Aircraft, awful and awesome:
P.B.31E ‘Night Hawk’

Dr. Marshall Michel
86th Airlift Wing historian


***image1***While World War I produced a huge variety of unsightly aircraft, certainly one of the most unattractive was the British Pemberton-Billing P.B. 31E “Night Hawk,” a huge “fighter” that was intended to shoot down German Zeppelins over England.

The twin engine “Night Hawk” had swept quadruplane wings and a biplane tailplane with twin fins and rudders, a crew of five and carried 2,000 pounds of fuel in armored fuel tanks so it could orbit all night – up to 18 hours – at slow speed waiting for a Zeppelin to appear.

To destroy the Zeppelin, a veritable gun emplacement that carried a two-pounder (about 37mm) “Davis Gun” was perched on top of the Night Hawk’s fuselage with a 360-degree arc of fire and 20 shells for the gun.

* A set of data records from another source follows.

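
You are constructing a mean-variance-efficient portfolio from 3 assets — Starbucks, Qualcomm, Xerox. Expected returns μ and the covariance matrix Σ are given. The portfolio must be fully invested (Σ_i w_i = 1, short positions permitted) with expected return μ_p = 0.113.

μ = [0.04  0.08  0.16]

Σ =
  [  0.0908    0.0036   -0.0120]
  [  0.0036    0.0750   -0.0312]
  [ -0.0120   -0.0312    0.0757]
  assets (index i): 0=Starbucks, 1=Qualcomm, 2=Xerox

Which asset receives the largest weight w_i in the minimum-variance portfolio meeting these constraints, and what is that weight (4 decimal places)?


Xerox (0.4839)

p=Σ⁻¹μ = [0.7711  2.3653  3.2107]
q=Σ⁻¹𝟙 = [13.3805  23.0148  24.8168]
a=μᵀp=0.733781  b=𝟙ᵀp=6.347089  c=𝟙ᵀq=61.212087  D=ac−b²=4.630717
λ₁=(c·0.113−b)/D = (61.212087·0.113−6.347089)/4.630717 = 0.123065
λ₂=(a−b·0.113)/D = (0.733781−6.347089·0.113)/4.630717 = 0.003576
w* = 0.123065·p + 0.003576·q:
  w_0 = 0.123065·0.7711 + 0.003576·13.3805 = 0.1427  (Starbucks)
  w_1 = 0.123065·2.3653 + 0.003576·23.0148 = 0.3734  (Qualcomm)
  w_2 = 0.123065·3.2107 + 0.003576·24.8168 = 0.4839  (Xerox)
Σw_i=1.0000  μᵀw=0.1130
σ²=wᵀΣw=λ₁·μ_p+λ₂ = 0.123065·0.113 + 0.003576 = 0.017482 ≈ 0.0175


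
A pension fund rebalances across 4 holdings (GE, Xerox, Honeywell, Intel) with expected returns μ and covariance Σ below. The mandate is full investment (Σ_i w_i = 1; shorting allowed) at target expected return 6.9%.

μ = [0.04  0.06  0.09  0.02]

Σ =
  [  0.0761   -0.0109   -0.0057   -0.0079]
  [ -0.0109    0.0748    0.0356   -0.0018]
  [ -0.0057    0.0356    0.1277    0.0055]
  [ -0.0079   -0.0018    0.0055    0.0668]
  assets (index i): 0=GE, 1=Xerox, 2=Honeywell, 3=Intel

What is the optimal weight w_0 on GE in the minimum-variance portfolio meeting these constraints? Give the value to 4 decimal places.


0.2890

g=Σ⁻¹μ = [0.6968  0.6564  0.5376  0.3552]
h=Σ⁻¹𝟙 = [17.2746  14.4742  3.8309  17.0876]
a=μᵀg=0.122741  b=𝟙ᵀg=2.245968  c=𝟙ᵀh=52.667313  D=ac−b²=1.420086
λ₁=(c·0.069−b)/D = (52.667313·0.069−2.245968)/1.420086 = 0.977460
λ₂=(a−b·0.069)/D = (0.122741−2.245968·0.069)/1.420086 = -0.022696
w* = 0.977460·g + -0.022696·h:
  w_0 = 0.977460·0.6968 + -0.022696·17.2746 = 0.2890  (GE)
  w_1 = 0.977460·0.6564 + -0.022696·14.4742 = 0.3131  (Xerox)
  w_2 = 0.977460·0.5376 + -0.022696·3.8309 = 0.4385  (Honeywell)
  w_3 = 0.977460·0.3552 + -0.022696·17.0876 = -0.0406  (Intel)
Σw_i=1.0000  μᵀw=0.0690
σ²=wᵀΣw=λ₁·μ_p+λ₂ = 0.977460·0.069 + -0.022696 = 0.044749 ≈ 0.0447


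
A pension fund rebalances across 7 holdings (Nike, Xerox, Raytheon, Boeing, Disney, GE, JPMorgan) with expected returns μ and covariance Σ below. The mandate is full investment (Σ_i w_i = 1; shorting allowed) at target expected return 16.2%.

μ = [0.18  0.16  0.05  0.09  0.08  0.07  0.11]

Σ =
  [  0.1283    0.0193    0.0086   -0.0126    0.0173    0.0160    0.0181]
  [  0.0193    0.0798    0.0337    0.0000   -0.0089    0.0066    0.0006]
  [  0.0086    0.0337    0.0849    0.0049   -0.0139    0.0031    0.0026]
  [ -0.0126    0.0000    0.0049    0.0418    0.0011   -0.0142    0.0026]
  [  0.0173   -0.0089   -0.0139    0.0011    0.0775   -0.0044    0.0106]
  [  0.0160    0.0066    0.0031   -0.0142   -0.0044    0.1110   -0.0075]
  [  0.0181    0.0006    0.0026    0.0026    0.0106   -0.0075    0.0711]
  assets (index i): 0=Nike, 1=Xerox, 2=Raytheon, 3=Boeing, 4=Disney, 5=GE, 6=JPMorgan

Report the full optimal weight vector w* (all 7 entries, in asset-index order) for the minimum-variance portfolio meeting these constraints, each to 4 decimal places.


0.2728  0.4751  -0.2861  0.3512  0.0006  0.0243  0.1621

p=Σ⁻¹μ = [1.0274  1.9246  -0.3678  2.6960  0.8095  0.8332  1.1514]
q=Σ⁻¹𝟙 = [3.7357  8.7228  7.7336  27.3536  13.2620  12.5109  11.0995]
a=μᵀp=0.966851  b=𝟙ᵀp=8.074251  c=𝟙ᵀq=84.418139  D=ac−b²=16.426254
λ₁=(c·0.162−b)/D = (84.418139·0.162−8.074251)/16.426254 = 0.341008
λ₂=(a−b·0.162)/D = (0.966851−8.074251·0.162)/16.426254 = -0.020770
w* = 0.341008·p + -0.020770·q:
  w_0 = 0.341008·1.0274 + -0.020770·3.7357 = 0.2728  (Nike)
  w_1 = 0.341008·1.9246 + -0.020770·8.7228 = 0.4751  (Xerox)
  w_2 = 0.341008·-0.3678 + -0.020770·7.7336 = -0.2861  (Raytheon)
  w_3 = 0.341008·2.6960 + -0.020770·27.3536 = 0.3512  (Boeing)
  w_4 = 0.341008·0.8095 + -0.020770·13.2620 = 0.0006  (Disney)
  w_5 = 0.341008·0.8332 + -0.020770·12.5109 = 0.0243  (GE)
  w_6 = 0.341008·1.1514 + -0.020770·11.0995 = 0.1621  (JPMorgan)
Σw_i=1.0000  μᵀw=0.1620
σ²=wᵀΣw=λ₁·μ_p+λ₂ = 0.341008·0.162 + -0.020770 = 0.034473 ≈ 0.0345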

The Davis Gun was a recoilless rifle that fired unique rounds that were a combination of a two-pound high-explosive shell at one end, a propellant charge, and two pounds of lead bird shot in the other end. When the gun fired, it expelled the two pounds of lead shot out of the back to balance the recoil of the two pound shell.

The Night Hawk had other advanced features for its intended role. To locate the Zeppelin, the aircraft had a trainable searchlight in the nose, powered by aviation’s first auxiliary power unit, a two-cylinder engine mounted behind one of the main engines. The cockpit was enclosed and heated, and even carried a bunk for one of the crewmembers to rest during the long missions.
The Night Hawk actually began test flights in February 1917, but seemed to be woefully underpowered by its two 100 horsepower engines. It was hoped to reach speeds of 75 mph, but there is some question about whether it could reach that speed, and whether it could climb high enough to attack a Zeppelin. 

In any event, the Zeppelins proved vulnerable to smaller, faster-climbing fighters carrying normal machine guns with incendiary shells, and the Night Hawk program was dropped.

Ironically, the almost repulsive Night Hawk was the first aircraft built by the Supermarine Aviation Works, which later produced what is generally considered one of the most beautiful aircraft ever built – the Supermarine Spitfire of World War II.